Brailsford has provided the all-rounder Bernal with the platform for success to the degree of stripping his starting line-up of the cycling world’s two most marketable stars.
Standing in the way of Bernal and Brailsford is up-and-coming Dutch outfit Jumbo-Visma, who boast two of the peloton’s most respected riders.
Jumbo will be led by former ski jumper and Vuelta a Espana champion Primoz Roglic.
The Slovenian boasts an unanswerable final 500m acceleration, but can be wracked with uncertainty when isolated.
Jumbo also line up former Giro d’Italia and world champion Tom Dumoulin, a road savvy former medical student who is possibly more likely to survive the 21 days in one piece.
The route itself resembles the thrilling 2019 itinerary, crossing all five of France’s mountain ranges.
There will be five summit finishes and 29 classified mountain climbs, although the camper vans and pop up villages that straddle these summit finishes will be reduced by the health protocols this year.
With the two-month delay the French plains will likely be whipped by autumn winds, especially on runs along the coast such as stage 10 between the Atlantic islands of Oleron and Re.

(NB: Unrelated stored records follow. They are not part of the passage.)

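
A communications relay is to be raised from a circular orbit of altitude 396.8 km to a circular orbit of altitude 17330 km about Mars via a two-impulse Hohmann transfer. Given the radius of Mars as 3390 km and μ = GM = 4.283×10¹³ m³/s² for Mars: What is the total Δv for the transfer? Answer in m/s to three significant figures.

Δv_total ≈ 1650 m/s

r₁ = 3390 + 396.8 = 3786.8 km = 3.7868×10⁶ m.
r₂ = 3390 + 17330 = 20720 km = 2.0720×10⁷ m.
Transfer ellipse a_t = (r₁ + r₂)/2 = 1.225×10⁷ m.
At r₁: circular v_c1 = √(μ/r₁) = 3363 m/s; transfer-periapsis v_p = √[μ(2/r₁ − 1/a_t)] = 4373 m/s.
Δv₁ = v_p − v_c1 = 1010 m/s.
At r₂: circular v_c2 = √(μ/r₂) = 1438 m/s; transfer-apoapsis v_a = √[μ(2/r₂ − 1/a_t)] = 799.3 m/s.
Δv₂ = v_c2 − v_a = 638.5 m/s.
Total Δv = Δv₁ + Δv₂ = 1649 m/s.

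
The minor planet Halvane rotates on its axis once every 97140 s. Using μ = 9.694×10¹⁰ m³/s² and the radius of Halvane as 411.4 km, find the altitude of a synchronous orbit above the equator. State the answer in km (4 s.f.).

A synchronous orbit has period T, so by Kepler's third law a = (μT²/4π²)^(1/3).
μT²/4π² = 9.694×10¹⁰ × (9.714×10⁴)² / 39.48 = 2.317×10¹⁹ m³.
a = 2.851×10⁶ m = 2850.9 km.
Altitude h = a − R = 2850.9 − 411.4 = 2439.5 km.

h_sync ≈ 2439 km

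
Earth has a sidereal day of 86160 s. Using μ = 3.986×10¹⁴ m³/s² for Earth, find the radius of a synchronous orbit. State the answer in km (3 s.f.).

r_sync ≈ 42200 km

A synchronous orbit has period T, so by Kepler's third law a = (μT²/4π²)^(1/3).
μT²/4π² = 3.986×10¹⁴ × (8.616×10⁴)² / 39.48 = 7.495×10²² m³.
a = 4.216×10⁷ m = 42163 km.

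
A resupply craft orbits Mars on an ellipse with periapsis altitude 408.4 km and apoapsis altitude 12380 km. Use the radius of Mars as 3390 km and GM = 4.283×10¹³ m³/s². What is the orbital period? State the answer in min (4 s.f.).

r_p = 3390 + 408.4 = 3798.4 km = 3.7984×10⁶ m.
r_a = 3390 + 12380 = 15770 km = 1.5770×10⁷ m.
Semi-major axis a = (r_p + r_a)/2 = (3798.4 + 15770)/2 = 9784.2 km = 9.784×10⁶ m.
By Kepler's third law T = 2π√(a³/μ) = 2π × 4.676×10³ = 2.938×10⁴ s.
= 489.7 min.

T ≈ 489.7 min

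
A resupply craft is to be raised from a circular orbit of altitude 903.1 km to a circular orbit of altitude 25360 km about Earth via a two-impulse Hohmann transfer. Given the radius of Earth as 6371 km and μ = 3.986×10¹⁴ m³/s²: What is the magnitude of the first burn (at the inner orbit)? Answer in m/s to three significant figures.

Δv ≈ 2040 m/s

r₁ = 6371 + 903.1 = 7274.1 km = 7.2741×10⁶ m.
r₂ = 6371 + 25360 = 31731 km = 3.1731×10⁷ m.
Transfer ellipse a_t = (r₁ + r₂)/2 = 1.950×10⁷ m.
At r₁: circular v_c1 = √(μ/r₁) = 7403 m/s; transfer-perigee v_p = √[μ(2/r₁ − 1/a_t)] = 9442 m/s.
Δv₁ = v_p − v_c1 = 2040 m/s.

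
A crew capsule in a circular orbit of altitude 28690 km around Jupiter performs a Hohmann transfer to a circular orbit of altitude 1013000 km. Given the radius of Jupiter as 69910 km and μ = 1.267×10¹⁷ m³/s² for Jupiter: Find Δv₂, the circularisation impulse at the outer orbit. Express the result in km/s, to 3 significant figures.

Δv ≈ 6.40 km/s

r₁ = 69910 + 28690 = 98600 km = 9.8600×10⁷ m.
r₂ = 69910 + 1013000 = 1082900 km = 1.0829×10⁹ m.
Transfer ellipse a_t = (r₁ + r₂)/2 = 5.908×10⁸ m.
At r₁: circular v_c1 = √(μ/r₁) = 35850 m/s; transfer-perijove v_p = √[μ(2/r₁ − 1/a_t)] = 48530 m/s.
At r₂: circular v_c2 = √(μ/r₂) = 10820 m/s; transfer-apojove v_a = √[μ(2/r₂ − 1/a_t)] = 4419 m/s.
Δv₂ = v_c2 − v_a = 6398 m/s.
= 6.398 km/s.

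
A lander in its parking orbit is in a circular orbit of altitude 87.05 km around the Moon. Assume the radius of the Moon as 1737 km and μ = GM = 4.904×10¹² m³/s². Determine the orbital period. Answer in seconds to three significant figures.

r = 1737 + 87.05 = 1824.0 km = 1.8240×10⁶ m.
Kepler's third law: T = 2π√(r³/μ) = 2π√((1.824×10⁶)³ / 4.904×10¹²).
r³/μ = 1.238×10⁶ s², so T = 2π × 1.112×10³ = 6.990×10³ s.

T ≈ 6990 seconds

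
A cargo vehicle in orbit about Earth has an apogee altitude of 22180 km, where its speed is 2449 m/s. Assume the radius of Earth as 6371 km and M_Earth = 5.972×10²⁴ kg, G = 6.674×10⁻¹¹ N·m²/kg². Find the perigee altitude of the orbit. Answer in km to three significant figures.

perigee altitude ≈ 1440 km

μ = GM = 6.674×10⁻¹¹ × 5.972×10²⁴ = 3.986×10¹⁴ m³/s².
r_a = 6371 + 22180 = 28551 km = 2.855×10⁷ m.
Specific energy ε = v²/2 − μ/r = -1.096×10⁷ J/kg, so a = −μ/(2ε) = 1.818×10⁷ m.
The apsides satisfy r_p + r_a = 2a, so the perigee radius is 2a − r_a = 7.811×10⁶ m = 7811.1 km.
Perigee altitude = 7811.1 − 6371 = 1440.1 km.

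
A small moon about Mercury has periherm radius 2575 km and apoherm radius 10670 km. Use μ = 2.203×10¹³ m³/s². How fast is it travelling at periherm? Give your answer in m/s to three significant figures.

Semi-major axis a = (r_p + r_a)/2 = 6622.5 km = 6.622×10⁶ m.
Vis-viva: v² = μ(2/r − 1/a) = 2.203×10¹³ × (7.767×10⁻⁷ − 1.510×10⁻⁷) = 1.378×10⁷ m²/s².
v = 3713 m/s.

v ≈ 3710 m/s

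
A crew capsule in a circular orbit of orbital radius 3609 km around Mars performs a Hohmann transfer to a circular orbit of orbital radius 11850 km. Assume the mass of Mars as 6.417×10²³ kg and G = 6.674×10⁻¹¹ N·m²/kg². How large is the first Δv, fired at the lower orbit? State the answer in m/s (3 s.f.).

μ = GM = 6.674×10⁻¹¹ × 6.417×10²³ = 4.283×10¹³ m³/s².
r₁ = 3609 km = 3.609×10⁶ m.
r₂ = 11850 km = 1.185×10⁷ m.
Transfer ellipse a_t = (r₁ + r₂)/2 = 7.730×10⁶ m.
At r₁: circular v_c1 = √(μ/r₁) = 3445 m/s; transfer-periapsis v_p = √[μ(2/r₁ − 1/a_t)] = 4265 m/s.
Δv₁ = v_p − v_c1 = 820.5 m/s.

Δv ≈ 820 m/s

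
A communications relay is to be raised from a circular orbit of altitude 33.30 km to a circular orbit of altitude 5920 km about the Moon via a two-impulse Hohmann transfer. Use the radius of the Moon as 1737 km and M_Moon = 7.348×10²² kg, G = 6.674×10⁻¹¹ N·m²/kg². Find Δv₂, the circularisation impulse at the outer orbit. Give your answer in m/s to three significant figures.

μ = GM = 6.674×10⁻¹¹ × 7.348×10²² = 4.904×10¹² m³/s².
r₁ = 1737 + 33.30 = 1770.3 km = 1.7703×10⁶ m.
r₂ = 1737 + 5920 = 7657.0 km = 7.6570×10⁶ m.
Transfer ellipse a_t = (r₁ + r₂)/2 = 4.714×10⁶ m.
At r₁: circular v_c1 = √(μ/r₁) = 1664 m/s; transfer-perilune v_p = √[μ(2/r₁ − 1/a_t)] = 2121 m/s.
At r₂: circular v_c2 = √(μ/r₂) = 800.3 m/s; transfer-apolune v_a = √[μ(2/r₂ − 1/a_t)] = 490.4 m/s.
Δv₂ = v_c2 − v_a = 309.8 m/s.

Δv ≈ 310 m/s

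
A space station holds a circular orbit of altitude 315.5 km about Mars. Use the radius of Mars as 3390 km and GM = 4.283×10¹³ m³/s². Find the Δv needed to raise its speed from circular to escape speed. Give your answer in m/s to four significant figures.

Δv ≈ 1408 m/s

r = 3390 + 315.5 = 3705.5 km = 3.7055×10⁶ m.
Circular speed v_c = √(μ/r) = 3400 m/s.
Escape speed v_esc = √(2μ/r) = √2 × v_c = 4808 m/s.
Δv = v_esc − v_c = 1408 m/s.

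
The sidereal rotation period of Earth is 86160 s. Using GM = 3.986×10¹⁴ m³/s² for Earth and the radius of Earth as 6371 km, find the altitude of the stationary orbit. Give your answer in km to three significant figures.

A synchronous orbit has period T, so by Kepler's third law a = (μT²/4π²)^(1/3).
μT²/4π² = 3.986×10¹⁴ × (8.616×10⁴)² / 39.48 = 7.495×10²² m³.
a = 4.216×10⁷ m = 42163 km.
Altitude h = a − R = 42163 − 6371 = 35792 km.

h_sync ≈ 35800 km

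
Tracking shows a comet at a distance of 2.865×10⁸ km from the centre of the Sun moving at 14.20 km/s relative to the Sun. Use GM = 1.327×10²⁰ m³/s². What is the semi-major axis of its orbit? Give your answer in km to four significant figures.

r = 2.865×10¹¹ m.
Vis-viva rearranged: 1/a = 2/r − v²/μ = 6.981×10⁻¹² − 1.520×10⁻¹² = 5.461×10⁻¹² m⁻¹.
a = 1.831×10¹¹ m = 1.8311×10⁸ km.

a ≈ 1.831×10⁸ km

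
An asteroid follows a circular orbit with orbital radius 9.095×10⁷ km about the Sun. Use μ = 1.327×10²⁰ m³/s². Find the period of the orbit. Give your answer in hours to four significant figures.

T ≈ 4156 hours

r = 9.095×10⁷ km = 9.095×10¹⁰ m.
Kepler's third law: T = 2π√(r³/μ) = 2π√((9.095×10¹⁰)³ / 1.327×10²⁰).
r³/μ = 5.669×10¹² s², so T = 2π × 2.381×10⁶ = 1.496×10⁷ s.
Converting: 1.496×10⁷ s ÷ 3600 = 4156 hours.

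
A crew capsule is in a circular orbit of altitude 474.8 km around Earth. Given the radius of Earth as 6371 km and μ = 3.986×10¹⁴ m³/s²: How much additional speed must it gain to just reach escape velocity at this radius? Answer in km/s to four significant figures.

r = 6371 + 474.8 = 6845.8 km = 6.8458×10⁶ m.
Circular speed v_c = √(μ/r) = 7631 m/s.
Escape speed v_esc = √(2μ/r) = √2 × v_c = 10790 m/s.
Δv = v_esc − v_c = 3161 m/s = 3.161 km/s.

Δv ≈ 3.161 km/s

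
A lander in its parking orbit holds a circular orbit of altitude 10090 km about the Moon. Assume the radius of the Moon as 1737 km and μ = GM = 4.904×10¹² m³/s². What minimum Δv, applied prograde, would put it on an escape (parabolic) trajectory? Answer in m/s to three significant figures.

Δv ≈ 267 m/s

r = 1737 + 10090 = 11827 km = 1.1827×10⁷ m.
Circular speed v_c = √(μ/r) = 643.9 m/s.
Escape speed v_esc = √(2μ/r) = √2 × v_c = 910.7 m/s.
Δv = v_esc − v_c = 266.7 m/s.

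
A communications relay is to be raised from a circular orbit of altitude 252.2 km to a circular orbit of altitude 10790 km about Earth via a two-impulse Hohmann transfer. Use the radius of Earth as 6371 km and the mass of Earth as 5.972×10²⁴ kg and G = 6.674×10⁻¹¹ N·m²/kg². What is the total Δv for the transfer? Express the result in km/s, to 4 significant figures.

μ = GM = 6.674×10⁻¹¹ × 5.972×10²⁴ = 3.986×10¹⁴ m³/s².
r₁ = 6371 + 252.2 = 6623.2 km = 6.6232×10⁶ m.
r₂ = 6371 + 10790 = 17161 km = 1.7161×10⁷ m.
Transfer ellipse a_t = (r₁ + r₂)/2 = 1.189×10⁷ m.
At r₁: circular v_c1 = √(μ/r₁) = 7757 m/s; transfer-perigee v_p = √[μ(2/r₁ − 1/a_t)] = 9319 m/s.
Δv₁ = v_p − v_c1 = 1561 m/s.
At r₂: circular v_c2 = √(μ/r₂) = 4819 m/s; transfer-apogee v_a = √[μ(2/r₂ − 1/a_t)] = 3597 m/s.
Δv₂ = v_c2 − v_a = 1223 m/s.
Total Δv = Δv₁ + Δv₂ = 2784 m/s = 2.784 km/s.

Δv_total ≈ 2.784 km/s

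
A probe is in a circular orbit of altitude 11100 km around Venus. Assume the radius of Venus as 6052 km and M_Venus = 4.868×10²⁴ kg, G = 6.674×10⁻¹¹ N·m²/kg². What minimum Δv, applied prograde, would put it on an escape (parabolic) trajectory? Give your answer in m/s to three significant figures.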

Suspense will be cranked up throughout, however, as the penultimate day features a potential shake-up with an individual time trial on the fan-favourite Planches des Belles Filles climb.
Without a French winner since 1985, Thibaut Pinot of the FDJ team is the best home hope, and he grew up near the Planche des Belles Filles.
“I have the legs for it,” he said this week.
In a Tour de France like no other, it will be a victory in itself whether it is Bernal, Dumoulin or another who pulls on the yellow jersey in Paris on September 20.